Scripting Question

Sat Feb 21 07:18:30 UTC 2009

On 02/20/2009 03:30 AM, Hal Burgiss wrote:
> On Fri, Feb 20, 2009 at 12:11:30AM -0800, Patton Echols wrote:
>   
>> As an aside, I manually cleaned out the few duplicate lines in the 
>> result.   I am going to read 'man gawk' to see if I could figure out how 
>> to clean duplicates automatically.
>>     
>
>
> If the entire line is duplicated ...
>
>  sort $file |uniq > $newfile
>
> That will likely screw the header line so I would strip that first,
> and then re-insert it.
>
>
>   
Sure, good reminder.  When I have this problem what I am usually doing 
is working with combining multiple lists from different sources.  So the 
gawk command has the benefit of  normalizing the results.  But  uniq, 
only works sometimes because of the way people get entered in the first 
place Bob Smith, Robert Smith, Rob Smith, you get the idea. 

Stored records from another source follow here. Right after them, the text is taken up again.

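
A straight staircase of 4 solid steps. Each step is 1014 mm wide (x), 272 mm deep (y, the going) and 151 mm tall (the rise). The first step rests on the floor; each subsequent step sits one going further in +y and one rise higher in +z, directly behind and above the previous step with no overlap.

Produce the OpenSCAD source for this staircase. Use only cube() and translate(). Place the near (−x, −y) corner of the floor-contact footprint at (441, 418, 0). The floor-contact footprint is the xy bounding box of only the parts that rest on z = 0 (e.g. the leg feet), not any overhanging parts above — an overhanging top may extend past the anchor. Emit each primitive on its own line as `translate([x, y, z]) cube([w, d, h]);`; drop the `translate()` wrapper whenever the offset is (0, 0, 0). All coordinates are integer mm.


translate([441, 418, 0]) cube([1014, 272, 151]);
translate([441, 690, 151]) cube([1014, 272, 151]);
translate([441, 962, 302]) cube([1014, 272, 151]);
translate([441, 1234, 453]) cube([1014, 272, 151]);


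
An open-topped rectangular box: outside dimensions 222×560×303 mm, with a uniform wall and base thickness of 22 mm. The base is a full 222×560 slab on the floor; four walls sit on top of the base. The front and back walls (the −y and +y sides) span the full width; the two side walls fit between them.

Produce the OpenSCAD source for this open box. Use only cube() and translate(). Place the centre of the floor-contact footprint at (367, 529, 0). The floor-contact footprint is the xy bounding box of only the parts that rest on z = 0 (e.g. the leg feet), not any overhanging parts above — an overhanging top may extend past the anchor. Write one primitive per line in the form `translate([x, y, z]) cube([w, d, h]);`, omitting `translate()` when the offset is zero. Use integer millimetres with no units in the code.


translate([256, 249, 0]) cube([222, 560, 22]);
translate([256, 249, 22]) cube([222, 22, 281]);
translate([256, 787, 22]) cube([222, 22, 281]);
translate([256, 271, 22]) cube([22, 516, 281]);
translate([456, 271, 22]) cube([22, 516, 281]);


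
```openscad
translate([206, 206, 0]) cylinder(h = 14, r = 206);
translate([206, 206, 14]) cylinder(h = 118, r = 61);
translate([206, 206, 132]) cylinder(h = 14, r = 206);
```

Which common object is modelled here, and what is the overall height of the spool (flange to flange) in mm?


A spool. The overall height is 146 mm.

Three coaxial cylinders, large–small–large — a spool. Two 14 mm flanges and a 118 mm core give 14 + 118 + 14 = 146 mm.


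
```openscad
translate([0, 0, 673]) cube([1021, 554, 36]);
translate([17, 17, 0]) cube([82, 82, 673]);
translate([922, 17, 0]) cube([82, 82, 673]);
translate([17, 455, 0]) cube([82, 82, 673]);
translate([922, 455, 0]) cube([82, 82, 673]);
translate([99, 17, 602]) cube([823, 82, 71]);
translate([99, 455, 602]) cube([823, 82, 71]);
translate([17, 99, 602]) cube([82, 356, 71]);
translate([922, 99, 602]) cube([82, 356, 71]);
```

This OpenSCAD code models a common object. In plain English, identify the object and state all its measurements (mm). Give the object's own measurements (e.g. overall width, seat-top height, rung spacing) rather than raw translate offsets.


A rectangular dining table. The top is 1021×554×36 mm with its upper surface at z = 709 mm. It stands on four 82×82 mm square legs, each inset 17 mm from the nearest pair of top edges, running from the floor to the underside of the top. Four apron rails, 82 mm thick and 71 mm tall, run between adjacent legs with their top edges flush with the underside of the top and their outer faces flush with the legs' outer faces.


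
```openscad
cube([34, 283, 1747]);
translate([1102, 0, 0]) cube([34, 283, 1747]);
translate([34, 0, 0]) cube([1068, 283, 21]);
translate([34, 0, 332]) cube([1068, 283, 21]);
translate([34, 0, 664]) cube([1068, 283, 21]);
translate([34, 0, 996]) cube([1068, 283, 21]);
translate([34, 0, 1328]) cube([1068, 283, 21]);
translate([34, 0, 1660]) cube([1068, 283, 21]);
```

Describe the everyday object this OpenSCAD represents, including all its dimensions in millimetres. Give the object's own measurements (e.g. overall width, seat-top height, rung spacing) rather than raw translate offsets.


An open bookshelf. Two side panels, each 34 mm thick, 283 mm deep and 1747 mm tall, stand 1136 mm apart (outside-to-outside). Between them sit 6 shelves, each 21 mm thick and 283 mm deep, spanning the full gap between the sides. The bottom shelf rests on the floor (its underside at z = 0) and the clear gap between one shelf's top and the next shelf's underside is 311 mm.


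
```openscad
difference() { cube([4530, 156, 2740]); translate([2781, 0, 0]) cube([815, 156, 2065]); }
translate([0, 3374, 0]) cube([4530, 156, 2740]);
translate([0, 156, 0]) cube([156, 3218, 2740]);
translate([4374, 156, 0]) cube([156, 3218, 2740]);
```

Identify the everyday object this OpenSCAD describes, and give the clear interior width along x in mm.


A single room. The interior width is 4218 mm.

Four walls enclosing a rectangle with a door in the front wall — a room. Outside width 4530 minus two 156 mm walls gives 4218 mm.


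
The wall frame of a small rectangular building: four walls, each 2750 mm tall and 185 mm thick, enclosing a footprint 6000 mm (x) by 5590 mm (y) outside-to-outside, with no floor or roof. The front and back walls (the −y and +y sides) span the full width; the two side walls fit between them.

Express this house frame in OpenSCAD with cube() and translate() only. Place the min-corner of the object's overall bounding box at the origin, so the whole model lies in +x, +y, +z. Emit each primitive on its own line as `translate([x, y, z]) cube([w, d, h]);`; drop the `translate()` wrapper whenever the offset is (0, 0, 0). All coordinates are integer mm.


cube([6000, 185, 2750]);
translate([0, 5405, 0]) cube([6000, 185, 2750]);
translate([0, 185, 0]) cube([185, 5220, 2750]);
translate([5815, 185, 0]) cube([185, 5220, 2750]);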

I'm kind of thinking that gawk could compare one field with the rest of 
the file and delete records with a match then move to the next record.  
Something like -- for records 1 to end, match field $N, if match delete 
record, else next record  . . . or something.    Another post has a qawk 
manual that has more explanation than the man page.  I  may be able to 
figure that out . . .